By Rob Roper
As most Vermonters are aware, the EB-5 scandal in the Northeast Kingdom involved Jay Peak, Bill Stenger and Ariel Quiros. The alleged crimes involved securities fraud, misuse of $200 million, kick-back payments and a Ponzi-like scheme to defraud investors. What’s less clear is the involvement and responsibility of the state government and state officials. Attorney General TJ Donovan, a Democrat, wants to keep it that way.
Donovan’s argument is that state employees were “acting in good faith” and are therefore immune from prosecution for negligence or corruption in allowing the fraud to occur, under rules of “sovereign immunity.” Sovereign immunity is defined as “a legal doctrine by which the sovereign or state cannot commit a legal wrong and is immune from civil suit or criminal prosecution.”

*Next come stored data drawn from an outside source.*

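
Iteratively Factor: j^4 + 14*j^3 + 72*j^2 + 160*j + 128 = (j + 4)*(j^3 + 10*j^2 + 32*j + 32) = (j + 2)*(j + 4)*(j^2 + 8*j + 16) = (j + 2)*(j + 4)^2*(j + 4)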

According to a recent article by Vermont Digger, the potential crimes committed by state actors include “falsely claim[ing] the projects were audited by the state, actively promot[ing] the projects to new potential investors after state officials were made aware that investor monies had been misused, and engag[ing] in a cover-up.” Moreover, the “investors say the state ‘directly sold’ the Jay Peak projects to investors by promising faster green card approvals, quarterly reports and an assurance of compliance. Legal agreements between the state and the developers that were given to investors included guarantees that state officials would be responsible for oversight, management and compliance.” Also, they “cite an example of the state’s alleged complicity in a new affidavit from an EB-5 expert who claims that the state knew in 2012 about kickbacks to Jay Peak immigration attorneys.”

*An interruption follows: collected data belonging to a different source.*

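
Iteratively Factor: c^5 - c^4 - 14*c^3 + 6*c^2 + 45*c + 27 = (c + 1)*(c^4 - 2*c^3 - 12*c^2 + 18*c + 27) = (c + 1)^2*(c^3 - 3*c^2 - 9*c + 27) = (c + 1)^2*(c + 3)*(c^2 - 6*c + 9) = (c - 3)*(c + 1)^2*(c + 3)*(c - 3)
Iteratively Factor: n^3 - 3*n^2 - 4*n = (n + 1)*(n^2 - 4*n) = n*(n + 1)*(n - 4)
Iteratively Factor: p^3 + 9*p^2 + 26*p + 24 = (p + 3)*(p^2 + 6*p + 8) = (p + 3)*(p + 4)*(p + 2)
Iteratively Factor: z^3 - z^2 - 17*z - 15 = (z - 5)*(z^2 + 4*z + 3) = (z - 5)*(z + 3)*(z + 1)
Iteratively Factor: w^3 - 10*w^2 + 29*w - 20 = (w - 1)*(w^2 - 9*w + 20) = (w - 5)*(w - 1)*(w - 4)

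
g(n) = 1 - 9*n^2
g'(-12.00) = 216.00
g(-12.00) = -1295.00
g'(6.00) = -108.00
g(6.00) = -323.00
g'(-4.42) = 79.56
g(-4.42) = -174.83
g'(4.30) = -77.40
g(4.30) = -165.41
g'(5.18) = -93.24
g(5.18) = -240.49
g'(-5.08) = 91.44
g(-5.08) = -231.26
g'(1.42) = -25.56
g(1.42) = -17.15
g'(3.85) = -69.30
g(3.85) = -132.40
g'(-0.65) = 11.70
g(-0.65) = -2.80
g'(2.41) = -43.38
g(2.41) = -51.27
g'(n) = -18*n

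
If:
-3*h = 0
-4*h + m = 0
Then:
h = 0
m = 0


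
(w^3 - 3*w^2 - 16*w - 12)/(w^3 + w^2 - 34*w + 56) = (w^3 - 3*w^2 - 16*w - 12)/(w^3 + w^2 - 34*w + 56)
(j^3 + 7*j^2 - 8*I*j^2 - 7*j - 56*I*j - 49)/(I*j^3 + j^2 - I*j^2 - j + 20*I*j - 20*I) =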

“Meh,” says Donovan. “Sovereign immunity!” No one will be held accountable. No information will be released. Move along.
Now, this is exactly why we should not want government to be in charge of, well, anything — especially things that are important, complicated, and involve lots of money. Think health care.

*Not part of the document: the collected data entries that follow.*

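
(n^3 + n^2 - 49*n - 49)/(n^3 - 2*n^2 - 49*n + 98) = (n + 1)/(n - 2)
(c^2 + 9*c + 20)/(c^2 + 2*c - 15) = (c + 4)/(c - 3)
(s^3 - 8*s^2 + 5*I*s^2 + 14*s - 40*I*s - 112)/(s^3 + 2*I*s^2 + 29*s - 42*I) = (s - 8)/(s - 3*I)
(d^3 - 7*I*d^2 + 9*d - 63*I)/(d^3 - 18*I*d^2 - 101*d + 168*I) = (d + 3*I)/(d - 8*I)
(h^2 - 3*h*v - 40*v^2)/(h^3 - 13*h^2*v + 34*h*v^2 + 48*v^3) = (-h - 5*v)/(-h^2 + 5*h*v + 6*v^2)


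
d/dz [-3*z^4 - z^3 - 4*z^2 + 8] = z*(-12*z^2 - 3*z - 8)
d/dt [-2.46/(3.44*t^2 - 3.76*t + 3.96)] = (16.9248*t - 9.2496)/(3.44*t^2 - 3.76*t + 3.96)^2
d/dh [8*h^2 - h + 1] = 16*h - 1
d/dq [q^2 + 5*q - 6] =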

We so often hear that government needs to get involved with this or that because otherwise there would be no accountability to the people. But the opposite is true. If crimes are committed by actors in the private sector, they are investigated, prosecuted, and, if found guilty, punished. They are held accountable, and it is possible for the victims of negligence and fraud to exact some sort of restitution or justice. This is a powerful incentive for private sector entities to truly be responsible act to genuinely in good faith. Those that don’t are weeded out.
Not so when government is in charge.
We may never find out if the state was corrupt or incompetent in regard to the EB-5 scandal. We may never know what officials made mistakes or committed crimes. Victims may never get justice. And that’s how the system is set up to work. Is that how we want our health care system to work, too?